Facebook is continuing the global roll-out of a feature it debuted last year: if you look through a Facebook friend’s information and see something missing, like a phone number or email address, you’re now prompted to ask that friend to give you this information. The friend is then sent a message asking to provide these personal details.
If you’re the information-requester, Facebook will straight-up tell you to ask for the withheld information when you’re looking at a friend’s profile:
People who follow through on this prompt will pull up a text box, where they’ll supply a reason for wanting to see the extra information:
The person receiving the request will see it immediately on their account:
The person whose information you requested will have the option of sharing the information just with you, or putting it up on Facebook:
If the person obliges, they will fill in their information, and you’ll get a notification:
This feature corresponds with Facebook’s goal to get users to make more of their personal information available. On the surface, it seems like a fairly benign way to ask a friend for information, and that’s what Facebook is framing it as. “This feature provides an easy way for friends to ask you for information that’s not already on your profile,” a Facebook spokesperson told the Daily Dot in an email.

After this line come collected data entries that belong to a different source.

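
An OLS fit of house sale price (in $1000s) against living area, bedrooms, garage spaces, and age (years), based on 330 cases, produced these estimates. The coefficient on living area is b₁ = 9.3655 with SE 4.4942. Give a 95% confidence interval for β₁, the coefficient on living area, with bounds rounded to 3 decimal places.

(0.524, 18.207)

df = n − k − 1 = 330 − 4 − 1 = 325.
t* = t_{0.025, 325} = 1.96729.
Margin = t* × SE = 1.96729 × 4.4942 = 8.84140.
CI: 9.3655 ± 8.84140 → (0.524, 18.207).
With 95% confidence, each one-unit increase in living area is associated with a change of between 0.524 and 18.207 $1000s in house sale price, holding the other predictors fixed.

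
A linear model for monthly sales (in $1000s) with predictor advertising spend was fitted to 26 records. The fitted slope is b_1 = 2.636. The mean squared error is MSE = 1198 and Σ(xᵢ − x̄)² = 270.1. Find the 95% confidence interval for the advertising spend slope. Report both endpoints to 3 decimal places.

SE(b_1) = √(MSE/Sₓₓ) = √(1198/270.1) = 2.10604.
df = n − 2 = 24.
t* = t_{0.025, 24} = 2.063899.
Margin = t* × SE = 2.063899 × 2.10604 = 4.34665.
CI: 2.636 ± 4.34665 → (-1.711, 6.983).
With 95% confidence, each one-unit increase in advertising spend is associated with a change of between -1.711 and 6.983 $1000s in monthly sales.

(-1.711, 6.983)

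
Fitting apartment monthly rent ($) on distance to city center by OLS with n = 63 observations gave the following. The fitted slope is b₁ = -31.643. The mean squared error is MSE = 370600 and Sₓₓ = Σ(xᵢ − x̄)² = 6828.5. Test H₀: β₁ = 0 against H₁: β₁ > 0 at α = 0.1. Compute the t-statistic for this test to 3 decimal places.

t = -4.295

SE(b₁) = √(MSE/Sₓₓ) = √(370600/6828.5) = 7.36699.
t = -31.643 / 7.36699 = -4.295.
df = n − 2 = 61.
One-sided p ≈ 1.0000, which is ≥ 0.1, so fail to reject H₀.
The data do not give significant evidence that the true slope on distance to city center is positive.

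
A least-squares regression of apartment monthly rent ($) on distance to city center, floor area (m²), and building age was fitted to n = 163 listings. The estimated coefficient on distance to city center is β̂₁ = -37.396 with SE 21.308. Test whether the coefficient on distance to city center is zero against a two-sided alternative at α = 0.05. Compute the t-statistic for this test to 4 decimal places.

H₀: β₁ = 0 vs H₁: β₁ ≠ 0.
t = (β̂₁ − β₁⁰)/SE = -37.396 / 21.308 = -1.7550.
df = n − k − 1 = 163 − 3 − 1 = 159.
Two-sided p ≈ 0.0812, which is ≥ 0.05, so fail to reject H₀.
The data do not give significant evidence of an association between distance to city center and apartment monthly rent, after adjusting for the other predictors.

t = -1.7550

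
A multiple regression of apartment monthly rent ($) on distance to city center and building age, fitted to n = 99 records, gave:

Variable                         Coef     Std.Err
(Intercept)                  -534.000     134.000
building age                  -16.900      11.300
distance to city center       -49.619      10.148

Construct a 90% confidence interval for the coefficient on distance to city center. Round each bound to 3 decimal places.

Read off: b = -49.619, SE = 10.148 for distance to city center.
df = n − k − 1 = 99 − 2 − 1 = 96.
t* = t_{0.05, 96} = 1.660881.
Margin = t* × SE = 1.660881 × 10.148 = 16.85462.
CI: -49.619 ± 16.85462 → (-66.474, -32.764).

(-66.474, -32.764)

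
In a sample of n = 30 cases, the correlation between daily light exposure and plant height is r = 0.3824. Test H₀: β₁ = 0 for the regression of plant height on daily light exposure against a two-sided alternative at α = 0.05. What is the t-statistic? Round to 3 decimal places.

t = r·√(n − 2)/√(1 − r²) = 0.3824·√28/√0.85377 = 2.190.
df = n − 2 = 28.
Two-sided p ≈ 0.0370, which is < 0.05, so reject H₀.
There is evidence of a linear association between daily light exposure and plant height.

t = 2.190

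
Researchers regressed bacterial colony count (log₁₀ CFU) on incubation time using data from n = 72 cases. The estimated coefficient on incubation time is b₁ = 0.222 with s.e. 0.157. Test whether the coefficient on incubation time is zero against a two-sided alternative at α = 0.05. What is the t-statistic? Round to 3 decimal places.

t = 1.414

H₀: β₁ = 0 vs H₁: β₁ ≠ 0.
t = (b₁ − β₁⁰)/SE = 0.222 / 0.157 = 1.414.
df = n − 2 = 72 − 2 = 70.
Two-sided p ≈ 0.1618, which is ≥ 0.05, so fail to reject H₀.
The data do not give significant evidence of an association between incubation time and bacterial colony count.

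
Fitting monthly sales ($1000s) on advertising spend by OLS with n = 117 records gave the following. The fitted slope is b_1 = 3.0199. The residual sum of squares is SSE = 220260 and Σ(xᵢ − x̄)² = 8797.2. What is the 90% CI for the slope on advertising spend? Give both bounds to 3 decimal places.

(2.246, 3.794)

MSE = SSE/(n − 2) = 220260/115 = 1915.3.
SE(b_1) = √(MSE/Sₓₓ) = √(1915.3/8797.2) = 0.466602.
df = n − 2 = 115.
t* = t_{0.05, 115} = 1.658212.
Margin = t* × SE = 1.658212 × 0.466602 = 0.77373.
CI: 3.0199 ± 0.77373 → (2.246, 3.794).
With 90% confidence, each one-unit increase in advertising spend is associated with a change of between 2.246 and 3.794 $1000s in monthly sales.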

“For example, a friend could ask where you work or for your email address. You can either choose to answer or ignore. If you answer, you can choose to share with only that specific friend or all friends.”
So users can ignore their friends’ requests, but the Facebook spokesperson confirmed that there is currently no opt-out for receiving requests like these in the first place. Additionally, there’s no cap on how many requests one person can make to another person, nor how frequently they can make them, so if your nosy aunt Camille just doesn’t understand that you don’t want to give her your phone number, prepare for an onslaught of requests.
ReadWrite characterized this feature change as “more like an attempt to alter users’ behavior than to cater to it,” and that assessment is dead-on. There is no problem being fixed by the introduction of this feature. If someone wanted additional information from someone else that they weren’t sharing on their profile, it was never difficult to simply message them and ask. It’s not introducing a more convenient way to ask for this information; it takes the same amount of effort to type why you want the information into the prompt box as it is to simply send a message, which is more personal-feeling and less formal anyway.
This feature does not make things easier for users. It makes things easier for Facebook, though, since the company is essentially prodding users to ask for the information it wants — and then guilting other users into sharing information they clearly didn’t want to share that much to begin with — otherwise they would’ve shared it already. This feature, at best, assumes that Facebook users are oblivious to what they’re sharing. At worst, it assumes it can manipulate Facebook users into sharing information they previously chose not to.
Like the introduction of hashtags, this is a scenario where Facebook thought about how it would like to change the way people used the service, and then came up with a feature to try to prompt them to change their behavior. Like hashtags, this probably isn’t going to work.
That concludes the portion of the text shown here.